Passando poi al Titolo II, la legge ha previsto una serie di deleghe al Governo in materia di qualità ed efficienza del sistema, che si legano alla previsione di un fondo speciale per il merito da istituire presso il Ministero, finalizzato a promuovere l'eccellenza e il merito fra gli studenti, mediante prove di ammissioni nazionali su criteri da individuare a priori e con meccanismi standard. Il Fondo, gestito di concerto con il Ministero dell'Economia e delle Finanze, è alimentato con versamenti effettuati a titolo spontaneo e solidale da privati, società, enti e fondazioni. Così da legare la funzione didattica con le esigenze del mercato del lavoro, attraverso una sorta di apertura preferenziale al “privato” al fine ultimo di contribuire allo sviluppo di una società meritocratica e plurale.

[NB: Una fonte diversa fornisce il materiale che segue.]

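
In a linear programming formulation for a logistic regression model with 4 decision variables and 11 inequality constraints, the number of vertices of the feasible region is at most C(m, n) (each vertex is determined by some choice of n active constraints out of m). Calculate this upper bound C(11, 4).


Each vertex corresponds to some choice of n active constraints out of m, so the number of vertices is at most C(m, n) = m! / (n!(m-n)!).
m = 11, n = 4
Numerator: 11 * 10 * 9 * 8
Denominator: 4! = 24
C(11, 4) = 330


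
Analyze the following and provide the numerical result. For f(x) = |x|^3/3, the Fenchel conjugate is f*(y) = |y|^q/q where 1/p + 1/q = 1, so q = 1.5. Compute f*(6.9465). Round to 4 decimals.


The conjugate exponent q satisfies 1/p + 1/q = 1.
p = 3, so q = 3/(3 - 1) = 1.5
|y|^q = 6.9465^1.5 = 18.3083
f*(6.9465) = 18.3083 / 1.5 = 12.2056


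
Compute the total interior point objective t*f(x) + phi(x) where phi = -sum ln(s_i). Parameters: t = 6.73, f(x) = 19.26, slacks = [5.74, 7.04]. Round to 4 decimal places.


Step 1: Compute log-barrier.
ln values: [1.7475, 1.9516]
phi = -(1.7475 + 1.9516) = -3.6991
Step 2: Compute augmented objective.
t*f(x) = 6.73*19.26 = 129.6198
Total = 129.6198 - 3.6991 = 125.9207


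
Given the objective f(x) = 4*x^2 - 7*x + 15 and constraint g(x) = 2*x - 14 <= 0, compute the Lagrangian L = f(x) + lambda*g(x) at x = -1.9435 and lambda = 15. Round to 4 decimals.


Step 1: Evaluate f(x).
f(-1.9435) = 4*(-1.9435)^2 - 7*(-1.9435) + 15 = 43.7133
Step 2: Evaluate g(x).
g(-1.9435) = 2*-1.9435 - 14 = -17.887
Step 3: Compute Lagrangian.
L = 43.7133 + 15*-17.887 = -224.5917


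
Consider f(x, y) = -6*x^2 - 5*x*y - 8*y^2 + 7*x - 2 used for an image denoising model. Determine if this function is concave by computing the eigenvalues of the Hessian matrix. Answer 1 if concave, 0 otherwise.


The Hessian of f(x,y) = -6*x^2 - 5*x*y - 8*y^2 + 7*x - 2 is:
H = [[-12, -5], [-5, -16]]
Trace = -12 - 16 = -28
Determinant = -12*-16 - (-5)^2 = 167
Discriminant = (-28)^2 - 4*167 = 116.0
Eigenvalues: lambda_1 = -19.3852, lambda_2 = -8.6148
The function is concave.

1


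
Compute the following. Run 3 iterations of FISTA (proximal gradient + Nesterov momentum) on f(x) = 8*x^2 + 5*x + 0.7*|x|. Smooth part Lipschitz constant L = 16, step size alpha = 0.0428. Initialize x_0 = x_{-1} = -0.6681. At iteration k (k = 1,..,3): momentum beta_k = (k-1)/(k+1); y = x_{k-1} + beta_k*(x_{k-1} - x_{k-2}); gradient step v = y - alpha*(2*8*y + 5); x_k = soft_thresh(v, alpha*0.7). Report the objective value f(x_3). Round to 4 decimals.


FISTA on f(x) = 8*x^2 + 5*x + 0.7*|x|
L = 16, alpha = 0.0428
Iteration 1: beta = 0.0, y = -0.6681 + 0.0*(-0.6681 + 0.6681) = -0.6681
  grad(y) = -5.6896, v = y - alpha*grad = -0.4246
  prox(v) = soft_thresh(-0.4246, 0.03) = -0.3946
Iteration 2: beta = 0.3333, y = -0.3946 + 0.3333*(-0.3946 + 0.6681) = -0.3035
  grad(y) = 0.1445, v = y - alpha*grad = -0.3097
  prox(v) = soft_thresh(-0.3097, 0.03) = -0.2797
Iteration 3: beta = 0.5, y = -0.2797 + 0.5*(-0.2797 + 0.3946) = -0.2222
  grad(y) = 1.4444, v = y - alpha*grad = -0.284
  prox(v) = soft_thresh(-0.284, 0.03) = -0.2541
f(x_3) = 8*(-0.2541)^2 + 5*(-0.2541) + 0.7*|-0.2541| = -0.5761


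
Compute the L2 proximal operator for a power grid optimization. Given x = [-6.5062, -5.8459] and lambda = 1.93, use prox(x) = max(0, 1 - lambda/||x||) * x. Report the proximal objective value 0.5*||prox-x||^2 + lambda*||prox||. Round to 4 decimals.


Step 1: Compute ||x||.
||x|| = 8.7467
Step 2: Compute scaling factor.
scale = max(0, 1 - 1.93/8.7467) = 0.7793
Step 3: prox(x) = [-5.0706, -4.556]
||prox(x)|| = 6.8167
Step 4: Proximal objective.
0.5*||prox-x||^2 = 1.8625
lambda*||prox|| = 13.1562
Total = 15.0187


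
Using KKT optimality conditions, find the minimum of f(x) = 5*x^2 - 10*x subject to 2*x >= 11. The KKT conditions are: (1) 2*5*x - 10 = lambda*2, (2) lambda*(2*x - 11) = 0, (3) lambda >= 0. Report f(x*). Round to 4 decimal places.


Step 1: Try lambda = 0 (constraint inactive).
x_unc = 10/(2*5) = 1.0
Check: 2*1.0 = 2.0 < 11 -- violated!
Step 2: Constraint must be active: 2*x = 11
x* = 11/2 = 5.5
lambda = (2*5*5.5 - 10)/2 = 22.5
Step 3: Compute optimal value.
f(x*) = 5*5.5^2 - 10*5.5 = 96.25


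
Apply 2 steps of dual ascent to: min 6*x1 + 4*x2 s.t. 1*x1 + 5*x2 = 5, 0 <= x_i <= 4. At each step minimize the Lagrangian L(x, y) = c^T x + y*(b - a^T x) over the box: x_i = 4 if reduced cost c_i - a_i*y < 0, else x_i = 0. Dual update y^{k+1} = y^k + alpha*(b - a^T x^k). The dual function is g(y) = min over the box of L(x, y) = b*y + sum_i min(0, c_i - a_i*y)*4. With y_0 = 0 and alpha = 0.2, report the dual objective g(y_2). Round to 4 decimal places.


Dual ascent for LP: min 6*x1 + 4*x2, 1*x1 + 5*x2 = 5, 0 <= x_i <= 4
Step 1: y^k = 0.0, reduced costs: (6.0, 4.0)
  x^k = (0.0, 0.0), subgradient = b - a^T x = 5.0
  y^{k+1} = 0.0 + 0.2*5.0 = 1.0
Step 2: y^k = 1.0, reduced costs: (5.0, -1.0)
  x^k = (0.0, 4.0), subgradient = b - a^T x = -15.0
  y^{k+1} = 1.0 + 0.2*-15.0 = -2.0
Dual objective at y_2 = -2.0: reduced costs (8.0, 14.0), box minimizer x = (0.0, 0.0)
g(y_2) = b*y + (c1 - a1*y)*x1 + (c2 - a2*y)*x2 = 5*(-2.0) + 8.0*0.0 + 14.0*0.0 = -10.0 + 0.0 + 0.0 = -10.0


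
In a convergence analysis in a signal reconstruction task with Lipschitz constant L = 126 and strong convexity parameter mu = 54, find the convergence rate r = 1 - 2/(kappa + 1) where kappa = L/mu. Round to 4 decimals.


Step 1: Compute the condition number.
kappa = L/mu = 126/54 = 2.3333
Step 2: Compute the convergence rate.
r = 1 - 2/(kappa + 1) = 1 - 2*mu/(L + mu) = (L - mu)/(L + mu) = 72/180 = 0.4


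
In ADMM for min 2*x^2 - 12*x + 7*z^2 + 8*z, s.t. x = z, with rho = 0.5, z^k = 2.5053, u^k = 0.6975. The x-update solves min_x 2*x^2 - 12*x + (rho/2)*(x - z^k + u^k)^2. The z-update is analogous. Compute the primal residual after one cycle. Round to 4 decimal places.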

A complemento dell'analisi testuale, nel Titolo III rubricato “norme in materia di personale accademico e riordino della disciplina concernete il reclutamento” si inserisce l'abilitazione scientifica nazionale, che ha durata quadriennale e richiede requisiti distinti per funzioni di professore ordinario o associato. Tale abilitazione, diverrà requisito necessario per l'accesso al ruolo di professore di prima e seconda fascia, e sarà attribuita a seguito di procedura concorsuale da bandire con frequenza annuale a livello nazionale. Così, per ogni settore concorsuale verrà istituita un'unica commissione nazionale di durata biennale per le procedure di abilitazione a professore associato o ordinario, la quale ( commissione) andrà a verificare – seguendo criteri da indicare in sede di regolamento – le professionalità dei partecipanti al concorso. Interviene , poi – in seconda battuta - “la chiamata” da parte degli atenei, attraverso selezioni indette dagli stessi (atenei) e basate sulla valutazione di pubblicazioni e curriculum di studiosi in possesso dell'abilitazione per settore concorsuale, come sopra richiamato. Infine, la formulazione della “proposta di chiamata” da parte del dipartimento avviene con il voto a maggioranza dei professori a ruolo, e con approvazione della delibera da parte del Consiglio di Amministrazione ( CdA). Per quanto riguarda invece, la procedura di reclutamento del ricercatore, essa avviene tramite una selezione interna all'ateneo, e comporta la stipula di un contratto triennale, prorogabile per soli due anni; previa valutazione delle attività didattiche e di ricerca svolte, effettuata sulla base di modalità, criteri e parametri da definire con decreto ministeriale. Così, anche il ricercatore per acquisire il ruolo di professore ( prima e seconda fascia) dovrà essere in possesso dell'abilitazione, che come sopra riportato, a validità quadriennale e necessità anche dell'ulteriore - per così dire - “gradimento”da parte del collegio dei professori a ruolo, i quali andranno a formulare preordinatamente la proposta di chiamata in favore del singolo ricercatore, che andrà ad assumere il ruolo di professore.
Cambia , in definitiva il meccanismo per entrare a lavorare nell'università, non più legato alle graduatorie a scorrimento (che tanto hanno fatto discutere ) per passare diversamente al meccanismo della abilitazione scientifica nazionale e della successiva chiamata da parte dello stesso ateneo.
In ultima analisi, un giudizio complessivo sulla Riforma universitaria, è oggettivamente difficile da esporre, anche perché come ho già anticipato all'inizio dell'articolo non si tratta di una riforma di sistema ma di un riassetto organizzativo dello stesso. Personalmente – lo dico in sincerità – mi sarei aspettato una riforma di più ampio respiro, che ponesse come obiettivo principe il superamento del valore legale della laurea, e che sostituisse “l'abilitazione” con il solo meccanismo della “chiamata diretta” molto più limpido e sicuro nel dare valore al merito sulle singole professionalità.
E infine, sarò impopolare, ma la scelta del testo Gelmini di assegnare più risorse alle Università migliori, seppur lodevole in linea di principio, costituisce un'occasione sprecata atteso che l'attribuzione dei benefici economici non può essere il risultato di trasferimenti centrali, ma deve, quantomeno, essere coadiuvata e supportata da un corretto aumento delle tasse universitarie, consentendo così a ciascun ateneo di stabilire l'importo delle stesse, possibilmente differenziato tra singoli corsi di laurea, in ragione alla qualità che ciascuna Università è in condizioni di offrire.